Loi du 28 décembre 2019 visant à agir contre les violences au sein de la famille

Qu'est-ce qu'une procédure législative ?

Où en est-on ?

  1. Étape 1 validée

    18 décembre 2019

    Examen et adoption

    Adoption définitive

  2. Étape 2 validée

    28 décembre 2019

    Promulgation

La loi a été promulguée le

Elle a été publiée au Journal officiel du

Comprendre le texte

Le texte vise à faire reculer les violences faites aux femmes et notamment les féminicides.
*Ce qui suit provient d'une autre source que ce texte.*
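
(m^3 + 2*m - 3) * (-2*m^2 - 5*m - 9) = -2*m^5 - 5*m^4 - 13*m^3 - 4*m^2 - 3*m + 27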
La loi fixe à six jours maximum le délai de délivrance par le juge aux affaires familiales d’une ordonnance de protection. Créée par la loi du 9 juillet 2010 relative aux violences faites spécifiquement aux femmes, aux violences au sein des couples et aux incidences de ces dernières sur les enfants l’ordonnance de protection permet au juge d’attester de la réalité des violences subies et de mettre en place, sans attendre la décision de la victime sur le dépôt d’une plainte, les mesures d’urgence : éviction du conjoint violent, relogement "hors de portée du conjoint en cas de départ du domicile conjugal, interdiction pour le conjoint violent de porter une arme.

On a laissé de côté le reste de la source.